In der Musik liegen jetzt die Verhältnisse auf allen Gebieten trostlos. Man weiß wirklich nicht, wo man mit der Schilderung des Notstandes beginnen soll. Jammer bei den Virtuosen, Depression bei den Komponisten, Unglück bei den Musiklehrern. Der Musikausübende findet ja auch nirgends Schutz. Ihm kann in seinem Beruf geschehen, was will, niemand kümmert sich darum; er ist so gut wie vogelfrei.  Was dem Musiker bitter nottut, ist Organisation. Er hat keinen Sinn für Politik. Ihm fehlt die staatsbürgerliche Erziehung. Weshalb sichern wir uns als Gruppengemeinschaft nicht einen Wort- und Federgewandten Kopf, der unsere Interessen in Gemeinde und Staat vertritt?

Neue Musik-Zeitung, 35. Jg. 1913/14, H.3, S. 48f

Vor 50 Jahren

Berlin: ein Staatsakt eröffnet am 15. Oktober den neuen Konzertsaal der Philharmonie, Herbert von Karajan dirigiert. Nürnberg: Die Meistersingerhalle, am 7. September mit einem Festkonzert eröffnet, zählt mit 2000 Sitzplätzen zu den größten Konzerthallen Europas. München: Bei der Tonmeistertagung tauschen die Tonmeister der europäischen Rundfunk- und Fernsehanstalten ihre Erfahrungen aus. H. Kösters, Hamburg, über Konzertsaalbau: Der Akustiker ist heute eine graue Eminenz aller Architektenbüros, in denen ein Konzertsaal projektiert wird. Während man sich, was die Akustik anlangt, vor hundert Jahren noch auf das Glück verließ – und merkwürdigerweise fast immer Glück hatte –, versucht man heute bekanntlich die Akustik, mit Formeln, Berechnungen und speziellen Bauelementen zu steuern. Er nannte als ersten konsequenten Versuch, einen Saal nach akustischen Grundsätzen zu bauen, den Pariser Salle Pleyel vom Jahre 1927. Hier wölbte sich zum ersten Male eine „Parabeldecke“ über den Zuschauerreihen und leitete alle Schallwellen, die das Orchester erzeugt, gleichmäßig und vor allem ungebrochen in alle Bereiche des Saales.

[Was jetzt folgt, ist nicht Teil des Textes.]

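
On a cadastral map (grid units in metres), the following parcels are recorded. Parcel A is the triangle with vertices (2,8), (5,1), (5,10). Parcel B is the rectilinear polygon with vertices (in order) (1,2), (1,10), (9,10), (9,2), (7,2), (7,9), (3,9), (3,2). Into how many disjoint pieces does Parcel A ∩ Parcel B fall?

2

Parcel A ∩ Parcel B splits into 2 disjoint pieces (area 1.5, area 0.75).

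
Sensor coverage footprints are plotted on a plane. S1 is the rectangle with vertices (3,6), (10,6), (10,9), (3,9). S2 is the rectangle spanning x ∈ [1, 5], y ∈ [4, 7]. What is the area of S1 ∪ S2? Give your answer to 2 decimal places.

31.00

By inclusion–exclusion:
Individual areas: |S1| = 21, |S2| = 12.
|S1∩S2|: x∈[3,5], y∈[6,7] → 2·1 = 2.
|S1 ∪ S2| = 33 − 2 = 31.00.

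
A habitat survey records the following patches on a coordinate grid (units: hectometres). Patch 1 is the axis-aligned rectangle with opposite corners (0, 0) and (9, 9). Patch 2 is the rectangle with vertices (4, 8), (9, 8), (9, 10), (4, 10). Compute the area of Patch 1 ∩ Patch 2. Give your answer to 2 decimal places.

5.00

|Patch 1∩Patch 2|: x∈[4,9], y∈[8,9] → 5·1 = 5.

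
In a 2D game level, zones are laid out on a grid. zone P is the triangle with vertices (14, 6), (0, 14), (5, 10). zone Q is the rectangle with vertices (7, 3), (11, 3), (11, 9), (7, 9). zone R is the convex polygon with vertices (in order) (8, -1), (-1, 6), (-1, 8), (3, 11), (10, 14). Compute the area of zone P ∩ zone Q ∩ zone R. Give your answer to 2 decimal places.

0.82

The intersection is the polygon with vertices (7.25,9), (8.75,9), (9.292,8.69), (9.217,8.126).
By the shoelace formula its area is 0.82.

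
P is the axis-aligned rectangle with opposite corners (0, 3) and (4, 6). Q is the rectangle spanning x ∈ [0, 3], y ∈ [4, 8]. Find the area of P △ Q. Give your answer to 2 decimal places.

12.00

|P∩Q|: x∈[0,3], y∈[4,6] → 3·2 = 6.
|P △ Q| = |P| + |Q| − 2·|P∩Q| = 12 + 12 − 12 = 12.00.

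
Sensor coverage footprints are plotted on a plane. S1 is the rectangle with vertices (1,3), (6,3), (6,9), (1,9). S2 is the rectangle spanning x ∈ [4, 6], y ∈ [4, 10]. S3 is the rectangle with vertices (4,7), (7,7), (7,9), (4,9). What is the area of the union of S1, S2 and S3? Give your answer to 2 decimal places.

34.00

By inclusion–exclusion:
Individual areas: |S1| = 30, |S2| = 12, |S3| = 6.
|S1∩S2|: x∈[4,6], y∈[4,9] → 2·5 = 10.
|S1∩S3|: x∈[4,6], y∈[7,9] → 2·2 = 4.
|S2∩S3|: x∈[4,6], y∈[7,9] → 2·2 = 4.
|S1∩S2∩S3| = 4.
|S1 ∪ S2 ∪ S3| = 48 − 18 + 4 = 34.00.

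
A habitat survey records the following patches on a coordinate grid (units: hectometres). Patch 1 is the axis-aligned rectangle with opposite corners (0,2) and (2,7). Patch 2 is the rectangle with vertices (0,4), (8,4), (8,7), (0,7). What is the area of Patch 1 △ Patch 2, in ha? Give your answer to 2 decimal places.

|Patch 1∩Patch 2|: x∈[0,2], y∈[4,7] → 2·3 = 6.
|Patch 1 △ Patch 2| = |Patch 1| + |Patch 2| − 2·|Patch 1∩Patch 2| = 10 + 24 − 12 = 22.00.

22.00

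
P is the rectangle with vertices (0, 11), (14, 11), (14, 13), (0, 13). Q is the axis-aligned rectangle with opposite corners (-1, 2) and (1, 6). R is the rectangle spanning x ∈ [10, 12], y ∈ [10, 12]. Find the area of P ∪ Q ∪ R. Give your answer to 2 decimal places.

By inclusion–exclusion:
Individual areas: |P| = 28, |Q| = 8, |R| = 4.
|P∩Q| = 0 (no overlap).
|P∩R|: x∈[10,12], y∈[11,12] → 2·1 = 2.
|Q∩R| = 0 (no overlap).
|P∩Q∩R| = 0.
|P ∪ Q ∪ R| = 40 − 2 + 0 = 38.00.

38.00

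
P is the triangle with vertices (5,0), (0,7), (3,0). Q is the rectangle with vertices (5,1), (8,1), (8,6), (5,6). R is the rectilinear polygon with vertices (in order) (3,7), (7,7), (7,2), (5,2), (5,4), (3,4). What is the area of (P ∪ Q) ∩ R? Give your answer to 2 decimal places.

8.00

The region (P ∪ Q) ∩ R is the polygon with vertices (5,4), (5,6), (7,6), (7,2), (5,2).
By the shoelace formula its area is 8.00.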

Früher fand man die herkömmliche, rechteckige Form eines Konzertsales durchaus in der Ordnung. Die Decke war meist, wie im Wiener Musikvereinssaal oder in der alten Berliner Philharmonie, kassettenförmig aufgeteilt; von ihr wurde deshalb ein diffuses Klangbild abgestrahlt, das den geheimen Romantikerwünschen nach schwelgerischer Klangverschmelzung entgegenkam.